Dans chaque ville où il s’est installé, Houssem a aimé goûter aux ingrédients et aux mets locaux : « C’est une bonne façon de s’intégrer ! J’ai mangé de la poutine direct en arrivant au Québec. Je mange du pâté chinois. J’y ajoute par contre de la harissa. Quand je prépare un couscous ici, il y a une touche québécoise parce que j’y ajoute des choux de Bruxelles. » Lorsqu’il cuisine pour ses amis gaspésiens, Houssem prépare souvent des doigts de Fatma, du couscous ou des bricks1.

« Dans ma vie, j’ai vu beaucoup de sortes de personnes. J’apprécie vivre avec la différence, la diversité. En Gaspésie, je suis bien ! Les gens sont gentils. » – Houssem Dhouib, originaire de la Tunisie

 


Du Pérou et de l’Équateur à Gaspé

Claudia Romero, du Pérou, et Ricardo Granja, de l’Équateur, se sont rencontrés à l’université en Équateur. Les amoureux ont décidé de pimenter leur vie en partant vivre à l’étranger. Ils ont posé leurs valises à Montréal en 2012. Après avoir suivi des cours de francisation dans la métropole, ils ont fait leur nid à Gaspé en 2013. « Nous sommes ingénieurs en aquaculture; l’eau, ça nous parle ! L’humain doit connaître la mer ! » affirme Claudia.
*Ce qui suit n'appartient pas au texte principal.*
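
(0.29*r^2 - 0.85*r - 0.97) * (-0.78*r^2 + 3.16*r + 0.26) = -0.2262*r^4 + 1.5794*r^3 - 1.854*r^2 - 3.2862*r - 0.2522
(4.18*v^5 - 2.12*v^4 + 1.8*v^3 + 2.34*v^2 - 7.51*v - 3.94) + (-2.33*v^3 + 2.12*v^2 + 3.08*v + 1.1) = 4.18*v^5 - 2.12*v^4 - 0.53*v^3 + 4.46*v^2 - 4.43*v - 2.84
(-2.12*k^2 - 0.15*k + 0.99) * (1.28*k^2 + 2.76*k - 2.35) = -2.7136*k^4 - 6.0432*k^3 + 5.8352*k^2 + 3.0849*k - 2.3265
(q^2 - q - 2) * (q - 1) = q^3 - 2*q^2 - q + 2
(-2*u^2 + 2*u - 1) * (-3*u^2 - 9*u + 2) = 6*u^4 + 12*u^3 - 19*u^2 + 13*u - 2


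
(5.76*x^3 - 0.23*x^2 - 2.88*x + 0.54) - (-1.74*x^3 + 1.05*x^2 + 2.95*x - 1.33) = 7.5*x^3 - 1.28*x^2 - 5.83*x + 1.87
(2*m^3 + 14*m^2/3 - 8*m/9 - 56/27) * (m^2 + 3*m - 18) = 2*m^5 + 32*m^4/3 - 206*m^3/9 - 2396*m^2/27 + 88*m/9 + 112/3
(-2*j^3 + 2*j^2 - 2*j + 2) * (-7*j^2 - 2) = 14*j^5 - 14*j^4 + 18*j^3 - 18*j^2 + 4*j - 4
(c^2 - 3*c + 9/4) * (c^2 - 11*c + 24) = c^4 - 14*c^3 + 237*c^2/4 - 387*c/4 + 54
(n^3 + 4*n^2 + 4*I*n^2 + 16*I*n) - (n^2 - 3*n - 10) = n^3 + 3*n^2 + 4*I*n^2 + 3*n + 16*I*n + 10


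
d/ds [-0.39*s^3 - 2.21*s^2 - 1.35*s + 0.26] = -1.17*s^2 - 4.42*s - 1.35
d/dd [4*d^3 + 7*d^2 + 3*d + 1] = 12*d^2 + 14*d + 3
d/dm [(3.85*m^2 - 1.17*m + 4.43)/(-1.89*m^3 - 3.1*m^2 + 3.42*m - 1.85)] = (7.2765*m^4 - 4.4226*m^3 + 34.6581*m^2 + 13.221*m - 12.9861)/(3.5721*m^6 + 11.718*m^5 - 3.3176*m^4 - 14.211*m^3 + 23.1664*m^2 - 12.654*m + 3.4225)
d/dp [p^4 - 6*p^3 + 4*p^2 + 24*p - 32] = 4*p^3 - 18*p^2 + 8*p + 24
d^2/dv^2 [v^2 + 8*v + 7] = 2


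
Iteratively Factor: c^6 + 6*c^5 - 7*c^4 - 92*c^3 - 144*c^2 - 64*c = (c)*(c^5 + 6*c^4 - 7*c^3 - 92*c^2 - 144*c - 64) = c*(c + 1)*(c^4 + 5*c^3 - 12*c^2 - 80*c - 64) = c*(c - 4)*(c + 1)*(c^3 + 9*c^2 + 24*c + 16) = c*(c - 4)*(c + 1)^2*(c^2 + 8*c + 16) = c*(c - 4)*(c + 1)^2*(c + 4)*(c + 4)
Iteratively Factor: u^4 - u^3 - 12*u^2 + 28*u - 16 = (u + 4)*(u^3 - 5*u^2 + 8*u - 4) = (u - 2)*(u + 4)*(u^2 - 3*u + 2) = (u - 2)*(u - 1)*(u + 4)*(u - 2)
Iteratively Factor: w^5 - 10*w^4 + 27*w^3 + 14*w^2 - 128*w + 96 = (w + 2)*(w^4 - 12*w^3 + 51*w^2 - 88*w + 48) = (w - 1)*(w + 2)*(w^3 - 11*w^2 + 40*w - 48) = (w - 4)*(w - 1)*(w + 2)*(w^2 - 7*w + 12) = (w - 4)*(w - 3)*(w - 1)*(w + 2)*(w - 4)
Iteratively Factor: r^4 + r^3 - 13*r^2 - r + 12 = (r - 3)*(r^3 + 4*r^2 - r - 4) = (r - 3)*(r - 1)*(r^2 + 5*r + 4) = (r - 3)*(r - 1)*(r + 1)*(r + 4)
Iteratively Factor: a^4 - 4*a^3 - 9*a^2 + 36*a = (a + 3)*(a^3 - 7*a^2 + 12*a) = (a - 3)*(a + 3)*(a^2 - 4*a) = a*(a - 3)*(a + 3)*(a - 4)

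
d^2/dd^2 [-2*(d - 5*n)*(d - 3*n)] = -4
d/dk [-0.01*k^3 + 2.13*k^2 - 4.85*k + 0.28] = -0.03*k^2 + 4.26*k - 4.85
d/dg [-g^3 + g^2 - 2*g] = -3*g^2 + 2*g - 2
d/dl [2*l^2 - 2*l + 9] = 4*l - 2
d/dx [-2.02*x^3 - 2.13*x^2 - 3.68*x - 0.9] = -6.06*x^2 - 4.26*x - 3.68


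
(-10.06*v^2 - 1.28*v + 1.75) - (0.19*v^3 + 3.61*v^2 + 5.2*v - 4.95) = -0.19*v^3 - 13.67*v^2 - 6.48*v + 6.7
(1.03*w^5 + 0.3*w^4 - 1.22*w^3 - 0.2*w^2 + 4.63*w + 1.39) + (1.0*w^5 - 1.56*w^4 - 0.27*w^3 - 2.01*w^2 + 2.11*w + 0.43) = 2.03*w^5 - 1.26*w^4 - 1.49*w^3 - 2.21*w^2 + 6.74*w + 1.82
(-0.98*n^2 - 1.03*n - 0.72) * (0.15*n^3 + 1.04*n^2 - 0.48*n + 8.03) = -0.147*n^5 - 1.1737*n^4 - 0.7088*n^3 - 8.1238*n^2 - 7.9253*n - 5.7816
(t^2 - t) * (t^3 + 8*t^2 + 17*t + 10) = t^5 + 7*t^4 + 9*t^3 - 7*t^2 - 10*t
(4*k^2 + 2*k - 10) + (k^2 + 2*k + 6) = 5*k^2 + 4*k - 4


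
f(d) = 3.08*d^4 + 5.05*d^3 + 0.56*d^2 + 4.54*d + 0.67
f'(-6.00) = -2117.90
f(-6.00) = 2894.47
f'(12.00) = 23488.54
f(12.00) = 72729.07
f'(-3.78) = -448.63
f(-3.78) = 347.57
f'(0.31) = 6.71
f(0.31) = 2.31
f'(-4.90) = -1086.63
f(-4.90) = 1173.30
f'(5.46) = 2467.64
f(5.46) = 3601.44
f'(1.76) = 120.61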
À leur arrivée, les tourtereaux ont été engagés comme observateur·rices des pêches en mer. « On a pratiqué notre français avec les pêcheurs ! » se souvient Claudia avec bonheur. Le couple a ensuite travaillé pour plusieurs entreprises et fondé une famille. Puis, est venu le moment de réaliser un autre projet qui leur tenait à cœur : devenir entrepreneur·es. « On a eu l’opportunité de reprendre le Marché des Saveurs gaspésiennes. Nous étions emballés ! »

« Pour nous, la nourriture fait voyager et rend heureux. Elle permet de beaux échanges culturels et rassemble les gens. » – Claudia Romero, originaire du Pérou

Le Marché des Saveurs gaspésiennes est une épicerie fine située au cœur de Gaspé, sur la rue de la Reine. Les palais gourmands peuvent y trouver de nombreux produits locaux, des repas à emporter et des bières de brasseries artisanales. Lorsqu’ils ont acheté, il y a un an, Claudia et Ricardo ont travaillé en collaboration avec les anciens propriétaires. Depuis six mois, ils mènent leur barque en duo.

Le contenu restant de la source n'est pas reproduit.